The Summerhouse Shades product is made from 100 percent recycled content nylon, including post-consumer content from fishing nets collected in British Columbia’s Steveston Harbour and by Interface’s village-scale Net-Works™ partnership, which supports subsistence fishing communities in the Philippines and Cameroon. It also has a GreenCircle Certified Environmental Facts label that shows verified recyclability at end of life along with more than 30 other verified environmental claims about its impact.
Poised for a Post-Covid World
Since the OAA had the opportunity to occupy their retrofitted building for just a few months before the pandemic forced the staff to work from home starting in March, they didn’t have much time to enjoy the benefits of the new space. But they know it’s prepared to serve them well in a post-Covid work world.
“The original forced air HVAC system was removed and replaced with a ventilation system delivering 100 percent fresh air at a low velocity,” says Fujiwara. “With the low-velocity system, virus droplets are less likely to be blown around and will tend to settle in the vicinity of where they originate.” Furthermore, the new glass-enclosed private meeting rooms were made for varying sizes of groups and these rooms may be used to accommodate groups of different sizes in line with social distancing rules.

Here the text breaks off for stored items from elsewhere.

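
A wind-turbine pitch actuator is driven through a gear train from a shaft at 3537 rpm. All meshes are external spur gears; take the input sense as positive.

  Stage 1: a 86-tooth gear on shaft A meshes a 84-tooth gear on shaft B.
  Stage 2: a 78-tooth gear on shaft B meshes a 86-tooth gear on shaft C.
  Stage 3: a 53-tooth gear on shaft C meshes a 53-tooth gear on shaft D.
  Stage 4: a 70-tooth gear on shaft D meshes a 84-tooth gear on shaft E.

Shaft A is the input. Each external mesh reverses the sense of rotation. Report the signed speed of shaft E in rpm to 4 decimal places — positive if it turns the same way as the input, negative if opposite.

+2736.9643 rpm (same as input, |ω| = 2736.9643 rpm)

Stage 1 [86T→84T]: ω = 3537.0000×86/84 = 3621.2143 rpm, dir flips to −; running = −3621.2143
Stage 2 [78T→86T]: ω = 3621.2143×78/86 = 3284.3571 rpm, dir flips to +; running = +3284.3571
Stage 3 [53T→53T]: ω = 3284.3571×53/53 = 3284.3571 rpm, dir flips to −; running = −3284.3571
Stage 4 [70T→84T]: ω = 3284.3571×70/84 = 2736.9643 rpm, dir flips to +; running = +2736.9643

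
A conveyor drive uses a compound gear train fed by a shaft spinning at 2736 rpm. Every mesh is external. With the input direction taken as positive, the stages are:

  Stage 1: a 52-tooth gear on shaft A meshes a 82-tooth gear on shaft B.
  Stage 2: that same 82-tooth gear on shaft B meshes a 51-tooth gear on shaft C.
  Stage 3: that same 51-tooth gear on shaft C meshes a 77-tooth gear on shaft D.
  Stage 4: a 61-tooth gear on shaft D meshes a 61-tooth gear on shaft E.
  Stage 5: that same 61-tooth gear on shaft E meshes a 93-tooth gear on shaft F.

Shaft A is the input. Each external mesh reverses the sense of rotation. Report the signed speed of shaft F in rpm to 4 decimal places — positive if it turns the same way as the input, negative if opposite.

-1211.9246 rpm (opposite to input, |ω| = 1211.9246 rpm)

Stage 1 [52T→82T]: ω = 2736.0000×52/82 = 1735.0244 rpm, dir flips to −; running = −1735.0244
Stage 2 [82T→51T]: ω = 1735.0244×82/51 = 2789.6471 rpm, dir flips to +; running = +2789.6471
Stage 3 [51T→77T]: ω = 2789.6471×51/77 = 1847.6883 rpm, dir flips to −; running = −1847.6883
Stage 4 [61T→61T]: ω = 1847.6883×61/61 = 1847.6883 rpm, dir flips to +; running = +1847.6883
Stage 5 [61T→93T]: ω = 1847.6883×61/93 = 1211.9246 rpm, dir flips to −; running = −1211.9246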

They were also fitted out with video-conferencing equipment that allows for remote collaboration and meetings. “Half of the members we serve live in Toronto, but others live in the surrounding area from Thunder Bay, Ottawa, and Windsor to Niagara and the west shore of Lake Superior,” says Sharp. “The farthest area served is roughly 1,000 miles from Toronto. Since the meeting rooms have a large screen, we can do a combination of local and distance meetings.”
Sharp also believes the carpet will ease any adjustments that may be required to address social distancing requirements when they move back in this fall. “The uniform carpet throughout will be helpful in terms of flexibility,” says Sharp. “It will enable us to reconfigure without a hassle and won’t need to change if we need to move work stations farther apart.” Doyle believes the carpet will also contribute to enhanced productivity. “If people don’t like the carpet, it affects how they think, and one of things we’ve heard from numerous architects is ‘Oh, I love the carpet,’” she says. “It rose to the top from an aesthetic perspective.”

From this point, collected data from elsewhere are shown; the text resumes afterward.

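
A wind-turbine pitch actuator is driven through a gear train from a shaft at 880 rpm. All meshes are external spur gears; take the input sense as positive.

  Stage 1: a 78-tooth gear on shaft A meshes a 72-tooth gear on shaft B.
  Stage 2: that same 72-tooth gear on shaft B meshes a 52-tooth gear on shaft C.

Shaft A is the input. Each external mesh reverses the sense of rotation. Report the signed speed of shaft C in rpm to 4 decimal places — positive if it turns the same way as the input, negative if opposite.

Stage 1 [78T→72T]: ω = 880.0000×78/72 = 953.3333 rpm, dir flips to −; running = −953.3333
Stage 2 [72T→52T]: ω = 953.3333×72/52 = 1320.0000 rpm, dir flips to +; running = +1320.0000

+1320.0000 rpm (same as input, |ω| = 1320.0000 rpm)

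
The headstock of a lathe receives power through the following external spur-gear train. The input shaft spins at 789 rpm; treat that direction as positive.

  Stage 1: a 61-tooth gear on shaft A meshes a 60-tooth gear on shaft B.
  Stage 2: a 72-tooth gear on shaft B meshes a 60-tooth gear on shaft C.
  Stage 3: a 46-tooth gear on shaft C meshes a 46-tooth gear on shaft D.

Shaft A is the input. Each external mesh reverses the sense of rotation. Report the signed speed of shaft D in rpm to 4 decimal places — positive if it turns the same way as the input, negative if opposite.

Stage 1 [61T→60T]: ω = 789.0000×61/60 = 802.1500 rpm, dir flips to −; running = −802.1500
Stage 2 [72T→60T]: ω = 802.1500×72/60 = 962.5800 rpm, dir flips to +; running = +962.5800
Stage 3 [46T→46T]: ω = 962.5800×46/46 = 962.5800 rpm, dir flips to −; running = −962.5800

-962.5800 rpm (opposite to input, |ω| = 962.5800 rpm)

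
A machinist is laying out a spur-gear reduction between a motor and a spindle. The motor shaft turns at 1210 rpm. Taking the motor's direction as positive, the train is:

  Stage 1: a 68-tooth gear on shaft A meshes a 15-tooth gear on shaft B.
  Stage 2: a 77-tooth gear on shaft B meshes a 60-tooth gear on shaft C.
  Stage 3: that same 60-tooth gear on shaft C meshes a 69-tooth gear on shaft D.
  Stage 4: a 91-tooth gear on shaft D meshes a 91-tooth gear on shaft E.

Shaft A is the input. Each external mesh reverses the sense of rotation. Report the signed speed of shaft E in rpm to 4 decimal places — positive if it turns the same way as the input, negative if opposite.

Stage 1 [68T→15T]: ω = 1210.0000×68/15 = 5485.3333 rpm, dir flips to −; running = −5485.3333
Stage 2 [77T→60T]: ω = 5485.3333×77/60 = 7039.5111 rpm, dir flips to +; running = +7039.5111
Stage 3 [60T→69T]: ω = 7039.5111×60/69 = 6121.3140 rpm, dir flips to −; running = −6121.3140
Stage 4 [91T→91T]: ω = 6121.3140×91/91 = 6121.3140 rpm, dir flips to +; running = +6121.3140

+6121.3140 rpm (same as input, |ω| = 6121.3140 rpm)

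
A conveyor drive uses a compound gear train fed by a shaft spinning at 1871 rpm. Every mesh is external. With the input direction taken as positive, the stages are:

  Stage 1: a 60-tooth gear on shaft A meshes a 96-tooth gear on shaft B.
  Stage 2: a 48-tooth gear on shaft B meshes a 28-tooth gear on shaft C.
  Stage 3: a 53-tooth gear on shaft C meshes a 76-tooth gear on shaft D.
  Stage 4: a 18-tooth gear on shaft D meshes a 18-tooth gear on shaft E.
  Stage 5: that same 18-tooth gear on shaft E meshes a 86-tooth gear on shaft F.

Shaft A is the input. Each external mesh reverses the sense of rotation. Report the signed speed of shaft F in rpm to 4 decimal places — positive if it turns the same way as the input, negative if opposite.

-292.5993 rpm (opposite to input, |ω| = 292.5993 rpm)

Stage 1 [60T→96T]: ω = 1871.0000×60/96 = 1169.3750 rpm, dir flips to −; running = −1169.3750
Stage 2 [48T→28T]: ω = 1169.3750×48/28 = 2004.6429 rpm, dir flips to +; running = +2004.6429
Stage 3 [53T→76T]: ω = 2004.6429×53/76 = 1397.9746 rpm, dir flips to −; running = −1397.9746
Stage 4 [18T→18T]: ω = 1397.9746×18/18 = 1397.9746 rpm, dir flips to +; running = +1397.9746
Stage 5 [18T→86T]: ω = 1397.9746×18/86 = 292.5993 rpm, dir flips to −; running = −292.5993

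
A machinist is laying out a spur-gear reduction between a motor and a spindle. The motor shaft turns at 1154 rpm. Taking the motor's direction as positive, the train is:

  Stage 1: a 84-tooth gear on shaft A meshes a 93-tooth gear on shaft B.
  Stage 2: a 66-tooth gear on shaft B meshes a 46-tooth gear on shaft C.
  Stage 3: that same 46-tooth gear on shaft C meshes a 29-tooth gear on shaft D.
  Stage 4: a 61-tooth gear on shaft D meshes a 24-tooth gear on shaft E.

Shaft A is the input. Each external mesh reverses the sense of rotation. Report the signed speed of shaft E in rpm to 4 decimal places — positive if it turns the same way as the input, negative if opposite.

+6029.2970 rpm (same as input, |ω| = 6029.2970 rpm)

Stage 1 [84T→93T]: ω = 1154.0000×84/93 = 1042.3226 rpm, dir flips to −; running = −1042.3226
Stage 2 [66T→46T]: ω = 1042.3226×66/46 = 1495.5063 rpm, dir flips to +; running = +1495.5063
Stage 3 [46T→29T]: ω = 1495.5063×46/29 = 2372.1824 rpm, dir flips to −; running = −2372.1824
Stage 4 [61T→24T]: ω = 2372.1824×61/24 = 6029.2970 rpm, dir flips to +; running = +6029.2970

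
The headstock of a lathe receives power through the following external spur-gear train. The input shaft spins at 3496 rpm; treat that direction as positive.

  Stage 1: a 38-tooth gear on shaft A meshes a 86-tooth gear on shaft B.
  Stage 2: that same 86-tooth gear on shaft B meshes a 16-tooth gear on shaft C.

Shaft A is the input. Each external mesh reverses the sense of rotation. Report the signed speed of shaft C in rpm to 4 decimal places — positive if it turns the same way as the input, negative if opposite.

+8303.0000 rpm (same as input, |ω| = 8303.0000 rpm)

Stage 1 [38T→86T]: ω = 3496.0000×38/86 = 1544.7442 rpm, dir flips to −; running = −1544.7442
Stage 2 [86T→16T]: ω = 1544.7442×86/16 = 8303.0000 rpm, dir flips to +; running = +8303.0000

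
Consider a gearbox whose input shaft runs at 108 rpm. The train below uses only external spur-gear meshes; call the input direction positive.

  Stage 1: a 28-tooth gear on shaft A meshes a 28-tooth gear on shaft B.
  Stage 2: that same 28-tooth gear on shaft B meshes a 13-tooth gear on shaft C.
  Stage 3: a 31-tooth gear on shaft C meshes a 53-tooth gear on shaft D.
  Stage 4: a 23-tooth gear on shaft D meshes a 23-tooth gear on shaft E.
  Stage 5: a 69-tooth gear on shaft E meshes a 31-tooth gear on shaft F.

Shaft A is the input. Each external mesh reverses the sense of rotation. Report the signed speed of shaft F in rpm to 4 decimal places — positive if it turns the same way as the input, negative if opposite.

Stage 1 [28T→28T]: ω = 108.0000×28/28 = 108.0000 rpm, dir flips to −; running = −108.0000
Stage 2 [28T→13T]: ω = 108.0000×28/13 = 232.6154 rpm, dir flips to +; running = +232.6154
Stage 3 [31T→53T]: ω = 232.6154×31/53 = 136.0581 rpm, dir flips to −; running = −136.0581
Stage 4 [23T→23T]: ω = 136.0581×23/23 = 136.0581 rpm, dir flips to +; running = +136.0581
Stage 5 [69T→31T]: ω = 136.0581×69/31 = 302.8389 rpm, dir flips to −; running = −302.8389

-302.8389 rpm (opposite to input, |ω| = 302.8389 rpm)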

And while carbon reduction relative to energy saved due to remote working or the use of interior products was not part of the OAA’s thinking at the start of the project, Sharp suggests that the organization might consider looking at these factors in a post-occupancy analysis. “We didn’t analyze embodied carbon of materials during the design process, but I could recommend that we do a study to provide that background. And we could do a metric on energy saved with less travel,” she says.
Meanwhile, other companies interested in reducing their embodied carbon footprints in new buildings or retrofits in the future now have more options from Interface to choose from. Not long after the OAA project was completed, Interface launched the first carpet tiles in the world with negative embodied carbon. “Our mission as an organization is to show the business community how to reverse global warming,” says Davis. And in keeping with the vision of its founder, Ray Anderson, who was committed to making Interface the world’s first environmentally sustainable and restorative company, Interface’s Climate Take Back plan establishes a template that leads the way toward reversing global warming through radical decarbonization and encourages others to do the same.